Sunday, June 30, 2019

Is it reasonable for Angelinos to expect a shorter commute?

I have lived in LA for 11 years now, and I think it is safe to say that among the top topics of conversation is traffic and the misery of commuting.  And in a sense, people are right about
the fact that they have long commutes:  LA-OC Metro 2017 American Community self-reported average travel time to work ranks 246 among the 260 largest Metropolitan Areas, and share of people with a commute of an hour or longer ranks 231 (we will get to who does worse in a bit).  Thanks to Steven Ruggles, Sarah Flood, Ronald Goeken, Josiah Grover, Erin Meyer, Jose Pacas and Matthew Sobek, IPUMS USA: Version 9.0 [dataset]. Minneapolis, MN: IPUMS, 2019, who make it easy to download various data sets and play with them.

But should people reasonably expect LA to do any better than this?  Consider this plot of number of commuters in an MSA against average travel time (I looked to see if someone else had done this particular plot, and couldn't find anyone who has.  If I have failed to cite work already done on this, I apologize).

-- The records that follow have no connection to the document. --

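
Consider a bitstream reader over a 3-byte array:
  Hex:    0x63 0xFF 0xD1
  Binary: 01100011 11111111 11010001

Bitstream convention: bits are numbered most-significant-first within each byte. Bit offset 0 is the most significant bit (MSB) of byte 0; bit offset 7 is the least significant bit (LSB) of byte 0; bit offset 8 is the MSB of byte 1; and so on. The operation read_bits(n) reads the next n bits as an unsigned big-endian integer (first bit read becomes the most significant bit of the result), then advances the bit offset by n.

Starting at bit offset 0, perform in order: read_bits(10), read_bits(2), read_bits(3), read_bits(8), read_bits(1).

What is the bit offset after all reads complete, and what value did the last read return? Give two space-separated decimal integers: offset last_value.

Read 1: bits[0:10] width=10 -> value=399 (bin 0110001111); offset now 10 = byte 1 bit 2; 14 bits remain
Read 2: bits[10:12] width=2 -> value=3 (bin 11); offset now 12 = byte 1 bit 4; 12 bits remain
Read 3: bits[12:15] width=3 -> value=7 (bin 111); offset now 15 = byte 1 bit 7; 9 bits remain
Read 4: bits[15:23] width=8 -> value=232 (bin 11101000); offset now 23 = byte 2 bit 7; 1 bits remain
Read 5: bits[23:24] width=1 -> value=1 (bin 1); offset now 24 = byte 3 bit 0; 0 bits remain

Answer: 24 1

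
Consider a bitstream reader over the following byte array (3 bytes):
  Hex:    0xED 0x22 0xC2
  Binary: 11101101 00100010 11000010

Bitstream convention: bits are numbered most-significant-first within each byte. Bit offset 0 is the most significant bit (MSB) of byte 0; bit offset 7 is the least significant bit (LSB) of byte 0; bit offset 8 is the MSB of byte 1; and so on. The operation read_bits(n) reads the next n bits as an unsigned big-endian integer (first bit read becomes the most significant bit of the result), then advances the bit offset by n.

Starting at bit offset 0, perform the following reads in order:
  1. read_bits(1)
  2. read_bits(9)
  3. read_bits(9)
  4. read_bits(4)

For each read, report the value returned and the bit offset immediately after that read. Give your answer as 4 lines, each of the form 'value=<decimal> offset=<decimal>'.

Answer: value=1 offset=1
value=436 offset=10
value=278 offset=19
value=1 offset=23

Derivation:
Read 1: bits[0:1] width=1 -> value=1 (bin 1); offset now 1 = byte 0 bit 1; 23 bits remain
Read 2: bits[1:10] width=9 -> value=436 (bin 110110100); offset now 10 = byte 1 bit 2; 14 bits remain
Read 3: bits[10:19] width=9 -> value=278 (bin 100010110); offset now 19 = byte 2 bit 3; 5 bits remain
Read 4: bits[19:23] width=4 -> value=1 (bin 0001); offset now 23 = byte 2 bit 7; 1 bits remain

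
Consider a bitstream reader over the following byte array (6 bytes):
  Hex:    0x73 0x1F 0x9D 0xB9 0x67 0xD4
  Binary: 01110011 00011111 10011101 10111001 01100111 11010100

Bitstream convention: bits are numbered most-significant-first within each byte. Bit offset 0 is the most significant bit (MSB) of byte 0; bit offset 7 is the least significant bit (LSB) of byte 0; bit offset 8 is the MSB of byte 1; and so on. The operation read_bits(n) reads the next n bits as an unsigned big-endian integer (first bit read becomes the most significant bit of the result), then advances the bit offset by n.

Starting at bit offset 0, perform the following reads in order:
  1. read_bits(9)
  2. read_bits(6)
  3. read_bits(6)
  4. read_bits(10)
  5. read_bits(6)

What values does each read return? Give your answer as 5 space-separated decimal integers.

Answer: 230 15 51 732 44

Derivation:
Read 1: bits[0:9] width=9 -> value=230 (bin 011100110); offset now 9 = byte 1 bit 1; 39 bits remain
Read 2: bits[9:15] width=6 -> value=15 (bin 001111); offset now 15 = byte 1 bit 7; 33 bits remain
Read 3: bits[15:21] width=6 -> value=51 (bin 110011); offset now 21 = byte 2 bit 5; 27 bits remain
Read 4: bits[21:31] width=10 -> value=732 (bin 1011011100); offset now 31 = byte 3 bit 7; 17 bits remain
Read 5: bits[31:37] width=6 -> value=44 (bin 101100); offset now 37 = byte 4 bit 5; 11 bits remain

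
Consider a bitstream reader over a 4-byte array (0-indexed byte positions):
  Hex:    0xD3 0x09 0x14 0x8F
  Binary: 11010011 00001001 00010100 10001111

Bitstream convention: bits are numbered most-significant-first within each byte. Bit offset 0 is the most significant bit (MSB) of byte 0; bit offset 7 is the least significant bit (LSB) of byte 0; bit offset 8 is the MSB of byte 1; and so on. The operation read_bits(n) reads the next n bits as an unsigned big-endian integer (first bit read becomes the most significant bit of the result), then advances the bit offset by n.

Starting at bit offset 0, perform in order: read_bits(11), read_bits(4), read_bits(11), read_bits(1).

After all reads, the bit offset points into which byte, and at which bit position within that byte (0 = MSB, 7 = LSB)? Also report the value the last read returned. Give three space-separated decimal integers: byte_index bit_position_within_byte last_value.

Answer: 3 3 0

Derivation:
Read 1: bits[0:11] width=11 -> value=1688 (bin 11010011000); offset now 11 = byte 1 bit 3; 21 bits remain
Read 2: bits[11:15] width=4 -> value=4 (bin 0100); offset now 15 = byte 1 bit 7; 17 bits remain
Read 3: bits[15:26] width=11 -> value=1106 (bin 10001010010); offset now 26 = byte 3 bit 2; 6 bits remain
Read 4: bits[26:27] width=1 -> value=0 (bin 0); offset now 27 = byte 3 bit 3; 5 bits remain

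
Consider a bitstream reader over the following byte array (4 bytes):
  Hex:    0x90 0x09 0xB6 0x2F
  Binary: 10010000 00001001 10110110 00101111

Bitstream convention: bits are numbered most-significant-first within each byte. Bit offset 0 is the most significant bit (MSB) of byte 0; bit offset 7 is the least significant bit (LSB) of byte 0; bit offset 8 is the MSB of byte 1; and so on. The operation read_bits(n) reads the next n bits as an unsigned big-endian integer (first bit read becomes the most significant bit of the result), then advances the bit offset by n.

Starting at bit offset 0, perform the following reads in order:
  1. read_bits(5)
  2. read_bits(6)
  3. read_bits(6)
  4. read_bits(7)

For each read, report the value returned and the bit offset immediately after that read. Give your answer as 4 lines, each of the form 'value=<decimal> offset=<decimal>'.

Read 1: bits[0:5] width=5 -> value=18 (bin 10010); offset now 5 = byte 0 bit 5; 27 bits remain
Read 2: bits[5:11] width=6 -> value=0 (bin 000000); offset now 11 = byte 1 bit 3; 21 bits remain
Read 3: bits[11:17] width=6 -> value=19 (bin 010011); offset now 17 = byte 2 bit 1; 15 bits remain
Read 4: bits[17:24] width=7 -> value=54 (bin 0110110); offset now 24 = byte 3 bit 0; 8 bits remain

Answer: value=18 offset=5
value=0 offset=11
value=19 offset=17
value=54 offset=24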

Two things are pretty clear: larger cities have worse commuting times, and Los Angeles has shorter commutes than New York, but also shorter commutes than some places with smaller numbers of commuters.

How does it do in context?  If we run a simple bivariate regression of number of commuters explaining travel time, we get this:


That is a lot of explaining for one variable--the t-statistic is 11 and the R2 is .32.  And I don't worry too much about getting the direction of causality wrong here.  The regression predicts that LA's commute should, given its size, be six minutes, or about 20 percent, longer than it actually is.  So it appears that people who live in Los Angeles and Orange Counties have shorter commutes than they should expect, given the very large size of their employment market (and there are large benefits to living in such large employment markets).  

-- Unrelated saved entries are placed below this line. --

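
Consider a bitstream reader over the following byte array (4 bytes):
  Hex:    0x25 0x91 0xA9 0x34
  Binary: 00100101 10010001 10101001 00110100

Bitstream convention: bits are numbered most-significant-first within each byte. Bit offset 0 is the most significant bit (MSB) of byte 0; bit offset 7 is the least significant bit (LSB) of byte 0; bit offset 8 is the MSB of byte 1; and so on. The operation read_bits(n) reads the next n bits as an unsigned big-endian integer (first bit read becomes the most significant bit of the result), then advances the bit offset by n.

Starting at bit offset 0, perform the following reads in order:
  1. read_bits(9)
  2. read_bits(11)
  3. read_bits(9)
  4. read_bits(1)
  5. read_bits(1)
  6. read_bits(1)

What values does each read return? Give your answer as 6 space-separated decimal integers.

Answer: 75 282 294 1 0 0

Derivation:
Read 1: bits[0:9] width=9 -> value=75 (bin 001001011); offset now 9 = byte 1 bit 1; 23 bits remain
Read 2: bits[9:20] width=11 -> value=282 (bin 00100011010); offset now 20 = byte 2 bit 4; 12 bits remain
Read 3: bits[20:29] width=9 -> value=294 (bin 100100110); offset now 29 = byte 3 bit 5; 3 bits remain
Read 4: bits[29:30] width=1 -> value=1 (bin 1); offset now 30 = byte 3 bit 6; 2 bits remain
Read 5: bits[30:31] width=1 -> value=0 (bin 0); offset now 31 = byte 3 bit 7; 1 bits remain
Read 6: bits[31:32] width=1 -> value=0 (bin 0); offset now 32 = byte 4 bit 0; 0 bits remain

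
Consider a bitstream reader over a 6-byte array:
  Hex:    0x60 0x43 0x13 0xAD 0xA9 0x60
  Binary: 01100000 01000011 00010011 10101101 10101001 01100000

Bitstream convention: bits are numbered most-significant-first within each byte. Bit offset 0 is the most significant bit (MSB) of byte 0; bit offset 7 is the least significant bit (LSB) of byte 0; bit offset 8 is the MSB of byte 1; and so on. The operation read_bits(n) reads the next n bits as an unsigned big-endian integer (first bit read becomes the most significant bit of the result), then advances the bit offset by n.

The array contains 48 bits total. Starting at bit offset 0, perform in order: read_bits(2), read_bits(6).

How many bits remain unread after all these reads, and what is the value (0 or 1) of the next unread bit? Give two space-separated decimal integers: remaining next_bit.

Answer: 40 0

Derivation:
Read 1: bits[0:2] width=2 -> value=1 (bin 01); offset now 2 = byte 0 bit 2; 46 bits remain
Read 2: bits[2:8] width=6 -> value=32 (bin 100000); offset now 8 = byte 1 bit 0; 40 bits remain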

I should note that the scatter plot above looks quadratic, and so I also did the quadratic regression:


The addition of the squared term improves the fit, and so now we can explain almost 38 percent of the variation in commuting time with one variable.  It doesn't change the basic result, however, that LA's commute times are considerably shorter than its size would predict (although its commutes are five, rather than six, minutes shorter than the model would forecast).

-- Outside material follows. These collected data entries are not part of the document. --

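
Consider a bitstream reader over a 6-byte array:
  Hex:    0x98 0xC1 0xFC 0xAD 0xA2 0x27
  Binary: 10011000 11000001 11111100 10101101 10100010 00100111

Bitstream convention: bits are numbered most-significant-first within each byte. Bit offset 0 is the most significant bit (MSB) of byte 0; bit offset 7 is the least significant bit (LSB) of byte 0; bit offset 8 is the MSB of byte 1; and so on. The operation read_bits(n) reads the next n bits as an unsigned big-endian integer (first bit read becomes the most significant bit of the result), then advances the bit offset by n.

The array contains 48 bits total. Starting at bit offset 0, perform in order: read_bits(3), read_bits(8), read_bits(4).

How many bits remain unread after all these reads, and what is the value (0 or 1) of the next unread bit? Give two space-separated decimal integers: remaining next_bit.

Answer: 33 1

Derivation:
Read 1: bits[0:3] width=3 -> value=4 (bin 100); offset now 3 = byte 0 bit 3; 45 bits remain
Read 2: bits[3:11] width=8 -> value=198 (bin 11000110); offset now 11 = byte 1 bit 3; 37 bits remain
Read 3: bits[11:15] width=4 -> value=0 (bin 0000); offset now 15 = byte 1 bit 7; 33 bits remain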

So we who live in LA really have nothing to complain about with respect to congestion--we get agglomeration benefits from living in a very large city (Ed Glaeser, Enrico Moretti, Vernon Henderson, Stuart Rosenthal, Will Strange, Jane Jacobs, Alfred Marshall, and many, many others have written about the productivity and consumption benefits of living in a large MSA), and the congestion costs, while real, are relatively low.   

But....this doesn't tell the whole story.  Look again at the scatterplot above, and one sees that the MSA with the longest commute is the relatively small Easton, Pennsylvania.  What is going on here?  Easton is a town immediately to the west of the Delaware River from New Jersey.  It is on Interstate 78, 68 miles to the west of the Holland Tunnel.  It is an inexpensive housing market.  And people commute from there to metro New York.

And so it is with Los Angeles. One place with fewer commuters than metro LA, but a longer commute, is Riverside-San Bernardino, the Inland Empire.  The Census counts people who live there as living in a separate metropolitan area, but they are in fact very much part of the Los Angeles regional economy.  And the people who live there have commutes that are more than 20 percent longer than the model predicts.  People who live out east may get some of the production externalities of the region, but I am not sure, after their exhausting commutes, that they benefit that much from the consumption externalities.

So I, and my neighbors, who live in Pasadena have no reason to complain about our commutes (cost of housing is a different issue).  Those who live in Ontario, on the other hand, have a point.